What you want, then, is a way to save your Python data object as itself, so that next time you need it you can simply load it up and get your original object back. Pickling and unpickling let you do that. A Python data object can be "pickled" as itself, which then can be directly loaded ("unpickled") as such at a later point; the process is also known as "object serialization".

How to Pickle/Unpickle

Pickling functions are part of the pickle module. You will first need to import it.
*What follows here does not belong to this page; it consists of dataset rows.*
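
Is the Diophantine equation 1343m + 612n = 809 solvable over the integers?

gcd(1343, 612) = 17  (1343 = 2×612 + 119, 612 = 5×119 + 17, 119 = 7×17).
17 does not divide 809 (remainder 10), so no integer solutions.

no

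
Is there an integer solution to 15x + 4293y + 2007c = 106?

gcd(4293, 15):
  4293 = 286·15 + 3
  15 = 5·3
so gcd(4293, 15) = 3.
gcd(3, 2007) = 3.
3 does not divide 106 (remainder 1), so no integer solutions.

no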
And, pickling/unpickling obviously involves file IO, so you will have to use the file writing/reading routines you learned in the previous tutorial.
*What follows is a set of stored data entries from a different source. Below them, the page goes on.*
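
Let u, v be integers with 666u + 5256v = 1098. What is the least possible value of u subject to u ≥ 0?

gcd(5256, 666) = 18.
18 divides 1098, so solutions exist.
By Bézout, 666*(-71) + 5256*(9) = 18.
Scale by 1098/18 = 61: (u₀, v₀) = (-4331, 549).
General solution: u = -4331 + 292t, v = 549 - 37t for integer t.
u ≥ 0: smallest is -4331 mod 292 = 49 (at t = 15), with v = -6.

49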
Below, grades, a small dictionary data object, is being pickled. pickle.dump() is the method for saving the data out to the designated pickle file, usually with the .p or .pkl extension.
grades = {'Bart':75, 'Lisa':98, 'Milhouse':80, 'Nelson':65}

import pickle              # import module first

f = open('gradesdict.pkl', 'w')   # Pickle file is newly created where foo1.py is
pickle.dump(grades, f)          # dump data to f
f.close()                 
foo1.py 
Unpickling works as follows. Again you start by importing pickle. You then open the pickle file for reading, load the content into a new variable, and close up the file. Loading is done through the pickle.load() method. Your dictionary has a different name of mydict, but the content is the same.
import pickle              # import module first

f = open('gradesdict.pkl', 'r')   # 'r' for reading; can be omitted
mydict = pickle.load(f)         # load file content as mydict
f.close()                       

print(mydict)
# prints {'Lisa': 98, 'Bart': 75, 'Milhouse': 80, 'Nelson': 65}
foo2.py 

Pickling in the Binary

The default pickling routine shown above saves the data as an ASCII text file, albeit in a Python-specific data format. This means that your pickle file is going to be large. For improved efficiency, it is recommended to use a binary protocol instead. This is basically achieved by specifying a third, optional "protocol level" argument while dumping, e.g., pickle.dump(grades, f, -1). "-1" means the highest available binary protocol. In addition, file IO will have to be done in a binary mode: you need to use 'wb' ('b' for binary) during file writing and 'rb' during file opening.
grades = {'Bart':75, 'Lisa':98, 'Milhouse':80, 'Nelson':65}

import pickle

f = open('gradesdict.pkl', 'wb')   # 'wb' instead 'w' for binary file
pickle.dump(grades, f, -1)       # -1 specifies highest binary protocol
f.close()                 
foo1.py 
import pickle

f = open('gradesdict.pkl', 'rb')   # 'rb' for reading binary file
mydict = pickle.load(f)     
f.close()                       

print(mydict)
# prints {'Lisa': 98, 'Bart': 75, 'Milhouse': 80, 'Nelson': 65}
foo2.py 
One caveat of having the binary protocol option is that for a particular pickle file you might not remember if it was pickled in the binary mode or not. For this reason, you should pick a pickling mode you routinely use and stick with it. Actually, you should always use the binary protocol.